Never bring up salary and benefits
It would be a big mistake if you decided to bring up your salary during an interview. It’s bad manners. The interview is a chance for the employer to get to know you. They will want to establish what you are like and if you are what they are looking for. If you bring up money it will seem you are primarily motivated by money and don’t care about the job.
Never oversell yourself
You are supposed to impress in a job interview but here is the thing. Showing yourself in the best light is different from overselling yourself. Some people use an interview to brag about themselves. This can come across as you being cocky and no one likes a cocky person
Never undersell yourself
Not taking ownership and praise for your achievements is also a big mistake. A job interview is an intellectual selling pitch based on your previous achievements. To win you need to master the art of confidence and adequate self praise. Own up to your accomplishments by using facts.

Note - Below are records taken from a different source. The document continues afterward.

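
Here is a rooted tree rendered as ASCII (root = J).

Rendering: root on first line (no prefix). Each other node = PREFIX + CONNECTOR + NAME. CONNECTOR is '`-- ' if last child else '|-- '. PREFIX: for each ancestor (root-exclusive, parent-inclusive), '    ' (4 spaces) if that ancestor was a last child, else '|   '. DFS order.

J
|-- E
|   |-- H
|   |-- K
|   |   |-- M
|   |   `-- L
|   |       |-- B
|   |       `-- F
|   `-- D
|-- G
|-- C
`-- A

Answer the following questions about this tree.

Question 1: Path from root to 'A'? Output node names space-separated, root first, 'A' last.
Answer: J A

Derivation:
Walk down from root: J -> A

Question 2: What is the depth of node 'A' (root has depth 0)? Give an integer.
Answer: 1

Derivation:
Path from root to A: J -> A
Depth = number of edges = 1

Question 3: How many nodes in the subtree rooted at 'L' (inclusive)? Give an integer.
Answer: 3

Derivation:
Subtree rooted at L contains: B, F, L
Count = 3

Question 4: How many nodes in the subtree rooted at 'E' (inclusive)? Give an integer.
Answer: 8

Derivation:
Subtree rooted at E contains: B, D, E, F, H, K, L, M
Count = 8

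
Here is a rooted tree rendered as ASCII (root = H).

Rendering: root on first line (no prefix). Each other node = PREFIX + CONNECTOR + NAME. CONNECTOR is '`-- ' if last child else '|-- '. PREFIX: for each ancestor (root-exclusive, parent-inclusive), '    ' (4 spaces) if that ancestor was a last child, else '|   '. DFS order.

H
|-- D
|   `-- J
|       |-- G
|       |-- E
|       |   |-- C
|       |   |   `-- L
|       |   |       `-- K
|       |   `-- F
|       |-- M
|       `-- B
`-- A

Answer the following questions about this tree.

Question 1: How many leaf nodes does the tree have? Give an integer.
Answer: 6

Derivation:
Leaves (nodes with no children): A, B, F, G, K, M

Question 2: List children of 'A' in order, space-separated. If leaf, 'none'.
Answer: none

Derivation:
Node A's children (from adjacency): (leaf)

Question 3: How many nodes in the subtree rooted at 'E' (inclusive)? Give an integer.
Subtree rooted at E contains: C, E, F, K, L
Count = 5

Answer: 5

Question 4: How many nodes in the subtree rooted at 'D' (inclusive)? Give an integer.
Answer: 10

Derivation:
Subtree rooted at D contains: B, C, D, E, F, G, J, K, L, M
Count = 10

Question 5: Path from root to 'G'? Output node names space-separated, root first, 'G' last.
Walk down from root: H -> D -> J -> G

Answer: H D J G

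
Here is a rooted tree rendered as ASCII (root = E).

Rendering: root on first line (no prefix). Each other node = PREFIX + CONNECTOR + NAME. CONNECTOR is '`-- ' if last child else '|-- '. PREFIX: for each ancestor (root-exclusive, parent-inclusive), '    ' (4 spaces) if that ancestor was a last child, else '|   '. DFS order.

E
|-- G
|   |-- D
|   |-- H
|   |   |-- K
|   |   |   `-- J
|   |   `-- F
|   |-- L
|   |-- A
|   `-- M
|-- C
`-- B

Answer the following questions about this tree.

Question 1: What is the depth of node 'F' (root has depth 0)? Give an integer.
Answer: 3

Derivation:
Path from root to F: E -> G -> H -> F
Depth = number of edges = 3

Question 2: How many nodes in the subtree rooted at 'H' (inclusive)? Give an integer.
Subtree rooted at H contains: F, H, J, K
Count = 4

Answer: 4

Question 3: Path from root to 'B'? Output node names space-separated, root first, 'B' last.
Answer: E B

Derivation:
Walk down from root: E -> B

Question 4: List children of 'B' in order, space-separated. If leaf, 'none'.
Node B's children (from adjacency): (leaf)

Answer: none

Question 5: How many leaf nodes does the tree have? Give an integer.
Leaves (nodes with no children): A, B, C, D, F, J, L, M

Answer: 8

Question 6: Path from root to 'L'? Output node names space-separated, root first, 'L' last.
Walk down from root: E -> G -> L

Answer: E G L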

Never neglect the “biggest weakness” question
Many people think this is a trick question and don’t give a real answer. Obviously you have some weaknesses, you’re either not aware of them or you’re hiding them. Both of these cases are a red flag to an employer. Don’t be insecure, no one is perfect.

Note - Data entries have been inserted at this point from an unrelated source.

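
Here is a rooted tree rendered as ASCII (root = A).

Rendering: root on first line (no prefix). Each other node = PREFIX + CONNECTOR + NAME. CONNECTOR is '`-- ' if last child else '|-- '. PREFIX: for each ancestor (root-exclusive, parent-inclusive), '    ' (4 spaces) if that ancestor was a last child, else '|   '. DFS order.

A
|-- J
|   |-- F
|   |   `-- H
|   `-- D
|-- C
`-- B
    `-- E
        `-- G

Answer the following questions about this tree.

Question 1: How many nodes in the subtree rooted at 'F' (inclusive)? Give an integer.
Subtree rooted at F contains: F, H
Count = 2

Answer: 2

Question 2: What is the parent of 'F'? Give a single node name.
Scan adjacency: F appears as child of J

Answer: J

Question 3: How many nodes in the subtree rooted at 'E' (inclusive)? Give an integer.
Answer: 2

Derivation:
Subtree rooted at E contains: E, G
Count = 2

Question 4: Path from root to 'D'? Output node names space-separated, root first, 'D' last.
Answer: A J D

Derivation:
Walk down from root: A -> J -> D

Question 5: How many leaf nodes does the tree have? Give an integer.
Leaves (nodes with no children): C, D, G, H

Answer: 4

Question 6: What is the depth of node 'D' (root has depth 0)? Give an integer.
Path from root to D: A -> J -> D
Depth = number of edges = 2

Answer: 2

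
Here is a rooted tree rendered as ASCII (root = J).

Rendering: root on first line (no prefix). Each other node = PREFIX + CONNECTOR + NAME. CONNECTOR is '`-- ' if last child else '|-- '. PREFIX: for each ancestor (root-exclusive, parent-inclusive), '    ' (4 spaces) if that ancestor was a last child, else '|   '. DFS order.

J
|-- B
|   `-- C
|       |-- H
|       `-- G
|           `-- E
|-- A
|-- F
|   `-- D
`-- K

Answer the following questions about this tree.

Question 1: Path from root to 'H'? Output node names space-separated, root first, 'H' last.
Answer: J B C H

Derivation:
Walk down from root: J -> B -> C -> H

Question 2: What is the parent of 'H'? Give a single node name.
Answer: C

Derivation:
Scan adjacency: H appears as child of C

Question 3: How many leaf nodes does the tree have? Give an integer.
Leaves (nodes with no children): A, D, E, H, K

Answer: 5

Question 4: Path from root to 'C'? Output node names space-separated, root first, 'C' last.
Answer: J B C

Derivation:
Walk down from root: J -> B -> C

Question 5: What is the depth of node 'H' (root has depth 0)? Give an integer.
Answer: 3

Derivation:
Path from root to H: J -> B -> C -> H
Depth = number of edges = 3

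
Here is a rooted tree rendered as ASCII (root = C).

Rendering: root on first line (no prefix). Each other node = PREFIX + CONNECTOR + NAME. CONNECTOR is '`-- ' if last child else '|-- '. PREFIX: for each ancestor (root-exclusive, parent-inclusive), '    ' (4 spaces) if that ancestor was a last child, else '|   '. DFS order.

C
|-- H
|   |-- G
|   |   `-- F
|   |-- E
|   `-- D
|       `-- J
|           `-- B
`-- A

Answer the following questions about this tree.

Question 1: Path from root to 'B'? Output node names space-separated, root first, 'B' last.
Walk down from root: C -> H -> D -> J -> B

Answer: C H D J B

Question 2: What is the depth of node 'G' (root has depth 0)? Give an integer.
Path from root to G: C -> H -> G
Depth = number of edges = 2

Answer: 2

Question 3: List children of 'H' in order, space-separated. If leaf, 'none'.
Answer: G E D

Derivation:
Node H's children (from adjacency): G, E, D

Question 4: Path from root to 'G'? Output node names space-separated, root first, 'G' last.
Answer: C H G

Derivation:
Walk down from root: C -> H -> G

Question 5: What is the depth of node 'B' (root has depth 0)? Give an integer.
Answer: 4

Derivation:
Path from root to B: C -> H -> D -> J -> B
Depth = number of edges = 4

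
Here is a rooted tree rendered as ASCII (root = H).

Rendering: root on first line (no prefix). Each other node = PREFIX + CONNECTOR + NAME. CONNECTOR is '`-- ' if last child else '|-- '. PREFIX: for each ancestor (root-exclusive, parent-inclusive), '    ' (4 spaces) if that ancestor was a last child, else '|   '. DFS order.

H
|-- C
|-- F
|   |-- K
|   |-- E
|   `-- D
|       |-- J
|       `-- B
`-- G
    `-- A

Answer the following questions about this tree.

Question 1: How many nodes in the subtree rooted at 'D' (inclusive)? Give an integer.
Answer: 3

Derivation:
Subtree rooted at D contains: B, D, J
Count = 3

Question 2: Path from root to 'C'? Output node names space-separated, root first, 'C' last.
Walk down from root: H -> C

Answer: H C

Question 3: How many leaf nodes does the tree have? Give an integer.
Answer: 6

Derivation:
Leaves (nodes with no children): A, B, C, E, J, K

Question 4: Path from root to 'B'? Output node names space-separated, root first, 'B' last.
Answer: H F D B

Derivation:
Walk down from root: H -> F -> D -> B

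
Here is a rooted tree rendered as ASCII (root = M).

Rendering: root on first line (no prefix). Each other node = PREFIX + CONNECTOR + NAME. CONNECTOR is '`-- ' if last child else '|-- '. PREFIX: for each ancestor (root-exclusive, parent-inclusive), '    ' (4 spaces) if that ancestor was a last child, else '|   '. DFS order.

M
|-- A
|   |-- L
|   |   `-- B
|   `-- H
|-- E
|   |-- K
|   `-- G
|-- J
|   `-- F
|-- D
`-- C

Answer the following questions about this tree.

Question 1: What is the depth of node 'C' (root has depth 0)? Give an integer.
Answer: 1

Derivation:
Path from root to C: M -> C
Depth = number of edges = 1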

Never not have any questions
As the interview is coming to an end the employer always asks “do you have any questions for me”. The worst thing that you can possibly do is say “ummmm….not really”. Surely you must be curious about something… or else do you really care? This is the time to show your interest and enthusiasm and it is a great opportunity to find out more about how the job works.
Never forget to ask about the next step
Sometimes an employer will forget to inform you about the steps after the interview. It’s important to know what the follow up process is and when you should expect to hear from them. Asking about the next step confirms to the employer that you are confident you passed the interview process and seriously want their job.

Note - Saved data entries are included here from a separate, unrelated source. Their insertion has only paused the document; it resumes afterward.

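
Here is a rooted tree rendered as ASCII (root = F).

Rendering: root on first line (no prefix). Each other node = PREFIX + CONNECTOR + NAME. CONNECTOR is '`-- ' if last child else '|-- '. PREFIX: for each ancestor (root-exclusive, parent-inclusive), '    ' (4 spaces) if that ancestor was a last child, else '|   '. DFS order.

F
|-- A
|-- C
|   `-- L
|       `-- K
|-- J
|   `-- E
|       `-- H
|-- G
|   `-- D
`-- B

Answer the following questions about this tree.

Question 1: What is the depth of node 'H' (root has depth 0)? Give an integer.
Path from root to H: F -> J -> E -> H
Depth = number of edges = 3

Answer: 3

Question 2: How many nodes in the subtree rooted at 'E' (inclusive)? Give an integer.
Subtree rooted at E contains: E, H
Count = 2

Answer: 2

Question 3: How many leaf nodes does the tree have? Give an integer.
Answer: 5

Derivation:
Leaves (nodes with no children): A, B, D, H, K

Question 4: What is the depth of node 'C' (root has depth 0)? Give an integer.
Path from root to C: F -> C
Depth = number of edges = 1

Answer: 1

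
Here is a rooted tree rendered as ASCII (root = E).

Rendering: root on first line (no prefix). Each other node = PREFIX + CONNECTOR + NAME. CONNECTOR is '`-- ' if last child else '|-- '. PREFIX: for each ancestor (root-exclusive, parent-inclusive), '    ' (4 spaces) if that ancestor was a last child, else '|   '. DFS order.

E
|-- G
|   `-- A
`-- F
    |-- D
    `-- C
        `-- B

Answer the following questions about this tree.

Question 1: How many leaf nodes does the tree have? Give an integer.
Answer: 3

Derivation:
Leaves (nodes with no children): A, B, D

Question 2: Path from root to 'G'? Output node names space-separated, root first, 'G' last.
Answer: E G

Derivation:
Walk down from root: E -> G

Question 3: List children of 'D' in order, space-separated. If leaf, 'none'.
Answer: none

Derivation:
Node D's children (from adjacency): (leaf)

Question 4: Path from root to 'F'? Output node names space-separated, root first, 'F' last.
Answer: E F

Derivation:
Walk down from root: E -> F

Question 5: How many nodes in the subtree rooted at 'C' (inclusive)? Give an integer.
Answer: 2

Derivation:
Subtree rooted at C contains: B, C
Count = 2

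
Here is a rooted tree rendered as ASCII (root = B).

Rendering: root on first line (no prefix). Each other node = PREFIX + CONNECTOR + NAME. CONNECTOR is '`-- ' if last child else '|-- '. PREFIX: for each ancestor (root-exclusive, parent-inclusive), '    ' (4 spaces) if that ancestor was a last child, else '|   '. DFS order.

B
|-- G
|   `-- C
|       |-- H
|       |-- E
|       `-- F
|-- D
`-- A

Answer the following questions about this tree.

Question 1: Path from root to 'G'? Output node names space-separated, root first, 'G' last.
Answer: B G

Derivation:
Walk down from root: B -> G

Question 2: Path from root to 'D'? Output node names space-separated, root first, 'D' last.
Answer: B D

Derivation:
Walk down from root: B -> D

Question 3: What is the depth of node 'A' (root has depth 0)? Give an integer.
Path from root to A: B -> A
Depth = number of edges = 1

Answer: 1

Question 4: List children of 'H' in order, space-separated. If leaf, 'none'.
Answer: none

Derivation:
Node H's children (from adjacency): (leaf)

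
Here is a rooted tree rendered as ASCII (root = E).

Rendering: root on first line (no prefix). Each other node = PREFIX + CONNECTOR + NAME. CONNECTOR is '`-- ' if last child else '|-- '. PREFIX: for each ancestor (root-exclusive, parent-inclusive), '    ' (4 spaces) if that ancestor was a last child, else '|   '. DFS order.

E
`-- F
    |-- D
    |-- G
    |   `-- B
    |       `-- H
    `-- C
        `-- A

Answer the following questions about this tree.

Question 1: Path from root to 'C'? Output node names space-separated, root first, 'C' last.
Answer: E F C

Derivation:
Walk down from root: E -> F -> C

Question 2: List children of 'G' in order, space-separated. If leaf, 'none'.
Answer: B

Derivation:
Node G's children (from adjacency): B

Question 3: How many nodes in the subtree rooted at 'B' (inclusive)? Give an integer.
Answer: 2

Derivation:
Subtree rooted at B contains: B, H
Count = 2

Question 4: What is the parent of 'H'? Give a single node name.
Answer: B

Derivation:
Scan adjacency: H appears as child of B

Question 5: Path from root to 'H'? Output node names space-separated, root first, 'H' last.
Answer: E F G B H

Derivation:
Walk down from root: E -> F -> G -> B -> H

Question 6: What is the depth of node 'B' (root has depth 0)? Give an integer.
Path from root to B: E -> F -> G -> B
Depth = number of edges = 3

Answer: 3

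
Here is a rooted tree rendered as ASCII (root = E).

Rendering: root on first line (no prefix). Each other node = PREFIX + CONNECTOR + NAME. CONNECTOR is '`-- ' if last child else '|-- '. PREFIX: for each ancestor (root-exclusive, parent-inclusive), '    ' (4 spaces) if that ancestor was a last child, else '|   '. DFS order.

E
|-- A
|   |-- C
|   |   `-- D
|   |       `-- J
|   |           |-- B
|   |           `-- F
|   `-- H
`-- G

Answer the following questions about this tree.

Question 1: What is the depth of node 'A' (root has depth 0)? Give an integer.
Answer: 1

Derivation:
Path from root to A: E -> A
Depth = number of edges = 1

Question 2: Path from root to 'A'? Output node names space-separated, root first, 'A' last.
Answer: E A

Derivation:
Walk down from root: E -> A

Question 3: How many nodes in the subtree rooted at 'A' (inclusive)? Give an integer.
Answer: 7

Derivation:
Subtree rooted at A contains: A, B, C, D, F, H, J
Count = 7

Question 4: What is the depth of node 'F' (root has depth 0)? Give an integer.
Answer: 5

Derivation:
Path from root to F: E -> A -> C -> D -> J -> F
Depth = number of edges = 5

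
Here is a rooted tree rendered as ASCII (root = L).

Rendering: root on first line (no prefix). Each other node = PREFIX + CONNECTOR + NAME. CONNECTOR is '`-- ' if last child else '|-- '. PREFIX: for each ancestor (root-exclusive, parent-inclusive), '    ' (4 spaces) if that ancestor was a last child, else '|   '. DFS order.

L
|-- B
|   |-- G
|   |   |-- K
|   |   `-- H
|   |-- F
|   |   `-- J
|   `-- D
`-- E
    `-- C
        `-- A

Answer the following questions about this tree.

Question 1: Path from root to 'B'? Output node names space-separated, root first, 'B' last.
Walk down from root: L -> B

Answer: L B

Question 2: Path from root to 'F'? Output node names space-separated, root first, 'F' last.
Answer: L B F

Derivation:
Walk down from root: L -> B -> F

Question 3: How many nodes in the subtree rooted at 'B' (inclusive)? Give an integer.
Answer: 7

Derivation:
Subtree rooted at B contains: B, D, F, G, H, J, K
Count = 7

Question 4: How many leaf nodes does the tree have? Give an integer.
Answer: 5

Derivation:
Leaves (nodes with no children): A, D, H, J, K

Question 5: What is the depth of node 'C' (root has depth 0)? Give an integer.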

Never follow up an interview aggressively
Sometimes employers take their time to decide. On average it can take at least a week to hear back after an interview. You might get impatient and decide it’s a good idea to follow up. There is no problem with that but do not do it aggressively, don’t demand an answer and definitely do not go into stalker territory otherwise any positive impression you have made in the interview will go down the drain.
So to conclude the interview process is extremely difficult and nerve wracking. There are so many things that can go wrong, but now you know all about them. Good luck with your job search.